Day one: Rough day, sad day. I came to the realization that I need to stop sarcasm. It’s harming me and my relationships. So I quit, cold turkey. Well at least I tried. I can’t break out of the habit and ended up using sarcasm three times. The second time was the most painful to experience. I realized how much I rely upon sarcasm, how it is my alternative to expressing myself, especially my frustration. Instead of expressing frustration a witty sarcastic comment comes out, it hurts them it hurts me.
But wait, what got me to this point? I’ve been sarcastic for years. I think I first realized the awesomeness of sarcasm from Guaca in 2007. It was my freshman year and we were in USAS together. She didn’t say much but when she did it was funny, witty and sarcastic. I loved it, humor is my favorite, especially when you are in a (unnecessarily) serious conversation and there is that one person just throwing out witty, often sarcastic, comments. I took it upon myself to master it and 8 years later that is where I am.
I can say anything sarcastic and no one knows when I’m being sarcastic, at least not consistently. Instead I’m free to make jokes about others and myself and feel out the crowd without revealing myself. I can mask myself so well, too well. Suddenly friends don’t believe me when I’m being completely frank with them. When I admit secrets of other unexpected things to friends I often get a sarcastic “ha ha ha” followed by an disinterested, “you’re just joking.” I then have to repeatedly let them know I am in fact telling the truth.
But this isn’t what got me to give it up, though it is a big reason for following through on it. What happened was I was playing pool with some friends and began realizing that my sarcasm wasn’t being understood and therefore it was truly pointless, in fact worse. I was spreading disinformation about myself. People began believing things about me that I was trying to say the opposite of. And finally what hurt me the most when I was doing really good at pool against Red Beard and I stopped sarcastically making fun of his moves and tried to sincerely compliment him. He thought I was still being sarcastic and got angry at me. I tried to defend my sincerity and thought he was just being sensitive over his game.
Our walk home was awkward. I was trying to be real and he was annoyed at me for being a jerk. The next morning I felt very sad.
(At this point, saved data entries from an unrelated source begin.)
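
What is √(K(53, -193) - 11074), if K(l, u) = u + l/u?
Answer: 2*I*√104923678/193 ≈ 106.15*I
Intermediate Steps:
√(K(53, -193) - 11074) = √((-193 + 53/(-193)) - 11074) = √((-193 + 53*(-1/193)) - 11074) = √((-193 - 53/193) - 11074) = √(-37302/193 - 11074) = √(-2174584/193) = 2*I*√104923678/193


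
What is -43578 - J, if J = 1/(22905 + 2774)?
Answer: -1119039463/25679 ≈ -43578.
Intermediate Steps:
J = 1/25679 ≈ 3.8942e-5
-43578 - J = -43578 - 1*1/25679 = -43578 - 1/25679 = -1119039463/25679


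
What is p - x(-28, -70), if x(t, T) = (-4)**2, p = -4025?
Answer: -4041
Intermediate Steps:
x(t, T) = 16
p - x(-28, -70) = -4025 - 1*16 = -4025 - 16 = -4041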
Frustrated at myself and realizing I the thing I got in trouble for wasn’t mean it was the fact that I’m always sarcastic and my sincere comments were taken as sarcastic too. I cried a little and realized a lot about sarcasm. Why I use it and why it hurts. I use sarcasm to distance myself from people, to lie to them, to hurt them and to allow me to express my feelings (especially anger) by saying witty sarcastic comments. So I decided to quit.
Day one went well. I have begun understanding how much sarcasm has helped me avoid big problems, like my fear of expressing anger. It’s helped me tell myself I’m an open book while I spew sarcastic lies about myself so no one knows who I am or how I truly feel. It’s hurt people and made people angry at me when we actually agreed. It’s made me feel better than others and let me be controlling. I’m letting go of sarcasm, I’m noticing it every time it happens and realizing why I do it. Instead I’m going to express how I actually feel. I’m not going to hide behind sarcasm, I’m going to try to be myself, express myself.
Goodbye sarcasm, hello authenticity.